Collapsing public trust

The piece cites CEVIPOF’s “Baromètre de Confiance Politique” (February 2026), showing trust in French politics eroding sharply between 2025 and 2026: 78% of respondents say they have no trust in politics at all, 81% feel negatively toward it, 76% see political figures as corrupt, and trust specifically collapsed for the National Assembly (77% distrust), the Senate (71%), the government (81%), and the presidency itself (75%). Trust in media, political parties, and unions is similarly low, and a majority believe French democracy isn’t functioning well and that politicians ignore public opinion entirely.

Bardella’s rise and Le Pen’s gambit

Into this vacuum stepped Jordan Bardella, groomed by Marine Le Pen as her successor and potential stand-in for the 2027 presidential race, given her legal jeopardy over EU fund misuse.

Bardella is more than Le Pen’s protégé. He is a polished, charismatic figure of Italian immigrant descent from Paris’s working-class suburbs, whose calm demeanor and growing comfort among France’s economic elite (including a widely noted romance with a Bourbon princess) has pushed his personal popularity above Le Pen’s.

Polling reportedly shows National Rally performing better with Bardella as presidential candidate than with Le Pen running a third time. Yet the party’s traditionalist, populist base reportedly watches with unease as Bardella cultivates ties with the establishment and takes pains to distance himself from Trump-style politics, a split that aims to test the movement’s cohesion, especially as Le Pen pursues an appeal that could let her run alongside Bardella as a kind of tandem ticket.

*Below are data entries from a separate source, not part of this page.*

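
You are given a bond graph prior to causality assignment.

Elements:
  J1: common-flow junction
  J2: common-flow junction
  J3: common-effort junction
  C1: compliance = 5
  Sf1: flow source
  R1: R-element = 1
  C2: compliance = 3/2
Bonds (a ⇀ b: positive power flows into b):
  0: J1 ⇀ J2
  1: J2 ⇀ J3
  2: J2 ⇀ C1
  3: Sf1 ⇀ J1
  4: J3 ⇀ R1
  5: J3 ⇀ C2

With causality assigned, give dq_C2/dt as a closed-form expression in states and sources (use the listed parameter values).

dq_C2/dt = F_Sf1 - 2*q_C2/3

β3 stroke at Sf1  (Sf1 fixes flow; stroke at Sf1)
β0 stroke at J1  (common-f at J1 fixed by 3)
β1 stroke at J2  (J2 flow already set via bond 0)
β2 stroke at J2  (1-jn J2 has f-setter on 0)
β5 stroke at J3  (C2: C, integral causality)
β4 stroke at R1  (0-jn J3 has e-setter on 5)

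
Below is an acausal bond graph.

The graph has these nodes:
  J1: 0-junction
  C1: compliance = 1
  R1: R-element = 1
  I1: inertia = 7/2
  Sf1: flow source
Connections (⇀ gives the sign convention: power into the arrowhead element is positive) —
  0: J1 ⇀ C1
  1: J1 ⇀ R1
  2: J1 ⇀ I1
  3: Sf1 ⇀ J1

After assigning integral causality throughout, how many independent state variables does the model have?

2  (C1, I1 all integral)

#3 stroke→Sf1  (Sf1: flow source, stroke at near end)
#0 stroke→J1  (C1 integral (e out))
#1 stroke→R1  (J1: bond 0 brought effort, rest push out)
#2 stroke→I1  (J1: bond 0 brought effort, rest push out)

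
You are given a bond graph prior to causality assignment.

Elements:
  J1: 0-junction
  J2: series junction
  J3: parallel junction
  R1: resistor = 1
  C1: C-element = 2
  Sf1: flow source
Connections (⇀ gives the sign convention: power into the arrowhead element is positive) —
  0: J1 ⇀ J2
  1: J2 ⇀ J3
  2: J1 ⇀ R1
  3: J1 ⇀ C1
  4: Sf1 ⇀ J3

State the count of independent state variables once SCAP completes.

β4 stroke→Sf1  (Sf1: flow source, stroke at near end)
β1 stroke→J3  (only one effort-in slot at J3)
β0 stroke→J2  (J2: bond 1 brought flow, rest push out)
β3 stroke→J1  (C1 outputs effort q/C1)
β2 stroke→R1  (J1: bond 3 brought effort, rest push out)

1  (C1 all integral)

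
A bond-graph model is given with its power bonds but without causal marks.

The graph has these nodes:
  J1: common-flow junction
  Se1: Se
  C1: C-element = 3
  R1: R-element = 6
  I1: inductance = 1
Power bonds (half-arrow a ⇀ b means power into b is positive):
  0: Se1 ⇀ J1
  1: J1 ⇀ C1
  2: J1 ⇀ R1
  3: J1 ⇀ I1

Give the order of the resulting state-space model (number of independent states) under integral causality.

2  (C1, I1 all integral)

#0 stroke at J1  (Se1 (Se) sets effort on bond)
#1 stroke at J1  (C1 integral (e out))
#3 stroke at I1  (I1 integral (f out))
#2 stroke at J1  (1-jn J1 has f-setter on 3)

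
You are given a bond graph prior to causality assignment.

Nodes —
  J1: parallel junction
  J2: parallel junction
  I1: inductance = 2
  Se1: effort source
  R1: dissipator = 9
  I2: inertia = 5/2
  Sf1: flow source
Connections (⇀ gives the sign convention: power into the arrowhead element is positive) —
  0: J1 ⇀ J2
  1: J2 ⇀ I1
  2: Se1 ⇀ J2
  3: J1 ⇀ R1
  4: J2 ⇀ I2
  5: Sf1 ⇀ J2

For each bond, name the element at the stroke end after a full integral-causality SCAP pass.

bond 2 |J2  (Se1 (Se) sets effort on bond)
bond 5 |Sf1  (Sf1: flow source, stroke at near end)
bond 0 |J1  (common-e at J2 fixed by 2)
bond 1 |I1  (J2 effort already set via bond 2)
bond 4 |I2  (J2: bond 2 brought effort, rest push out)
bond 3 |R1  (J1 effort already set via bond 0)

bond 0 |J1
bond 1 |I1
bond 2 |J2
bond 3 |R1
bond 4 |I2
bond 5 |Sf1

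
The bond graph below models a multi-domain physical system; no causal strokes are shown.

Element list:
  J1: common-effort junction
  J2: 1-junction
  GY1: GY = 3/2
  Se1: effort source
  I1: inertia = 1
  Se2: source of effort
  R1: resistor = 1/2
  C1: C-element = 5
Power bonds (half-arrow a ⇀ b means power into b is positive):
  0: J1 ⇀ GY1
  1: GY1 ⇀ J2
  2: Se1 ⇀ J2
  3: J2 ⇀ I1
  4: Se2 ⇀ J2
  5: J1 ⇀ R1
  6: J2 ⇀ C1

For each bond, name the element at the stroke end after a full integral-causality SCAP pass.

#2 →J2  (Se1 fixes effort; stroke away)
#4 →J2  (Se2 (Se) sets effort on bond)
#3 →I1  (I1: I, integral causality)
#1 →J2  (common-f at J2 fixed by 3)
#6 →J2  (J2 flow already set via bond 3)
#0 →J1  (GY1: gyrator matches bond 1)
#5 →R1  (0-jn J1 has e-setter on 0)

b0 stroke at J1
b1 stroke at J2
b2 stroke at J2
b3 stroke at I1
b4 stroke at J2
b5 stroke at R1
b6 stroke at J2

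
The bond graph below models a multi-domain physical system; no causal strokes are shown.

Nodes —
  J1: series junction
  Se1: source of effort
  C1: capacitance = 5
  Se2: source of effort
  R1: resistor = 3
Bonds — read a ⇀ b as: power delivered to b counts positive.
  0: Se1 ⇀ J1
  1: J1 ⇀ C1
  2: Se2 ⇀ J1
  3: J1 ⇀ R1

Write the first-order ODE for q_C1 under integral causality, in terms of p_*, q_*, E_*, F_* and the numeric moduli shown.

dq_C1/dt = E_Se1/3 + E_Se2/3 - q_C1/15

β0 stroke at J1  (Se1 fixes effort; stroke away)
β2 stroke at J1  (Se2: effort source, stroke at far end)
β1 stroke at J1  (C1: C, integral causality)
β3 stroke at R1  (J1 needs exactly one f-in)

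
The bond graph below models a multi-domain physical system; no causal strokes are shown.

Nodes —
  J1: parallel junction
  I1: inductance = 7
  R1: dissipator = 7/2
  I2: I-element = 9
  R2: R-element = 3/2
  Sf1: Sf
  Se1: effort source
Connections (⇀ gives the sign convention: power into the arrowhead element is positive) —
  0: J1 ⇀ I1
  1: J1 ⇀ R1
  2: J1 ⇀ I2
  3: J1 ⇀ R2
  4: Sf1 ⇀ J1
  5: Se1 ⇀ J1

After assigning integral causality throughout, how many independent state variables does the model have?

2  (I1, I2 all integral)

#4 stroke at Sf1  (Sf1 (Sf) sets flow on bond)
#5 stroke at J1  (Se1: effort source, stroke at far end)
#0 stroke at I1  (common-e at J1 fixed by 5)
#1 stroke at R1  (common-e at J1 fixed by 5)
#2 stroke at I2  (J1 effort already set via bond 5)
#3 stroke at R2  (0-jn J1 has e-setter on 5)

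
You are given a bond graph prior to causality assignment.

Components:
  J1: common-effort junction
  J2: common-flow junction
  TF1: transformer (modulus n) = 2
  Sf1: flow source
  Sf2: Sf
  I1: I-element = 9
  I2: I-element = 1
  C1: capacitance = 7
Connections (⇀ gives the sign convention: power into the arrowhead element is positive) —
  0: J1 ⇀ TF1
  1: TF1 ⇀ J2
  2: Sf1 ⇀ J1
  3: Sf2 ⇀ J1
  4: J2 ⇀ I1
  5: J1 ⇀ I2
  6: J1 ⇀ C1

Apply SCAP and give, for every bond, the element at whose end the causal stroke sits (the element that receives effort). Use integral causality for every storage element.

b2 →Sf1  (Sf1 (Sf) sets flow on bond)
b3 →Sf2  (source Sf2 imposes f)
b4 →I1  (I1 integral (f out))
b1 →J2  (common-f at J2 fixed by 4)
b0 →TF1  (TF TF1: opposite of bond 1)
b5 →I2  (I2: I, integral causality)
b6 →J1  (only one effort-in slot at J1)

bond 0 stroke at TF1
bond 1 stroke at J2
bond 2 stroke at Sf1
bond 3 stroke at Sf2
bond 4 stroke at I1
bond 5 stroke at I2
bond 6 stroke at J1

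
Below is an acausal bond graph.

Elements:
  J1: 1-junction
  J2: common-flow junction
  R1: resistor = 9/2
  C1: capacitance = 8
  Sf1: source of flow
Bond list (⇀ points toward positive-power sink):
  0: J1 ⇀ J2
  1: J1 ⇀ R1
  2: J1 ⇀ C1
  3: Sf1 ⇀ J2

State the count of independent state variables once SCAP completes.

#3 |Sf1  (source Sf1 imposes f)
#0 |J2  (1-jn J2 has f-setter on 3)
#1 |J1  (common-f at J1 fixed by 0)
#2 |J1  (J1: bond 0 brought flow, rest push out)

1  (C1 all integral)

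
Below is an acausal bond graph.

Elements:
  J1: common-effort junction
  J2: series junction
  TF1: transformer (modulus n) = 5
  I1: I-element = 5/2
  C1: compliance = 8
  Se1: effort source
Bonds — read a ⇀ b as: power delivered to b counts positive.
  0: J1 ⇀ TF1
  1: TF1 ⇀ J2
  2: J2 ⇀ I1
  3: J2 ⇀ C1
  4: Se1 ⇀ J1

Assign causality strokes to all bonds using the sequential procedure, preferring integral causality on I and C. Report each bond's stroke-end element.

#0 stroke→TF1
#1 stroke→J2
#2 stroke→I1
#3 stroke→J2
#4 stroke→J1

#4 |J1  (Se1: effort source, stroke at far end)
#0 |TF1  (common-e at J1 fixed by 4)
#1 |J2  (TF1 one-in-one-out from 0)
#2 |I1  (I1 integral (f out))
#3 |J2  (J2: bond 2 brought flow, rest push out)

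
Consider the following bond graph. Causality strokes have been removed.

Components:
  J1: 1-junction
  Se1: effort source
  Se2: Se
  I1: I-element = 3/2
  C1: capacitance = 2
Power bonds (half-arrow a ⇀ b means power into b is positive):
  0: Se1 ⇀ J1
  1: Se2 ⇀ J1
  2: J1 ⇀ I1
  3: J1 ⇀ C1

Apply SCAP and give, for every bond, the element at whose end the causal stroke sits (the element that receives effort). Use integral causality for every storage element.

β0 stroke→J1  (source Se1 imposes e)
β1 stroke→J1  (source Se2 imposes e)
β2 stroke→I1  (prefer integral on I1)
β3 stroke→J1  (common-f at J1 fixed by 2)

b0 stroke→J1
b1 stroke→J1
b2 stroke→I1
b3 stroke→J1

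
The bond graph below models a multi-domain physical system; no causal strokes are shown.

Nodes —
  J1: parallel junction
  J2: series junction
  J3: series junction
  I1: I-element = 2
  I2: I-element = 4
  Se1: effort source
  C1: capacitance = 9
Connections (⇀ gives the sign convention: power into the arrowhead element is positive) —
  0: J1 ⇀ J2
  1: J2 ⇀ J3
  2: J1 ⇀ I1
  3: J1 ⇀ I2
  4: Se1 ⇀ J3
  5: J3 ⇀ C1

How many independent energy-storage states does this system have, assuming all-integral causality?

#4 stroke at J3  (Se1 (Se) sets effort on bond)
#2 stroke at I1  (prefer integral on I1)
#3 stroke at I2  (I2 integral (f out))
#0 stroke at J1  (only one effort-in slot at J1)
#1 stroke at J2  (J2: bond 0 brought flow, rest push out)
#5 stroke at J3  (J3: bond 1 brought flow, rest push out)

3  (C1, I1, I2 all integral)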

Mélenchon’s ideological pivot

On the far left, Jean-Luc Mélenchon is undergoing his own transformation, moving his France Insoumise movement away from classical Marxist class analysis toward an identity-focused framing that pits a multicultural “New France” against an “Old France” resistant to demographic change, essentially recasting French politics around a fascist/anti-fascist axis.

It is difficult to tell whether this will revive the old “republican front” reflex that once reliably united democratic parties against the far right. Scholars such as Michaël Foessel and Étienne Olion, argue in their 2026 book that French democracy has entered an “era of paralysis” in which the far right can now approach power almost anonymously, unchecked by the old consensus over what democratic politics is supposed to look like.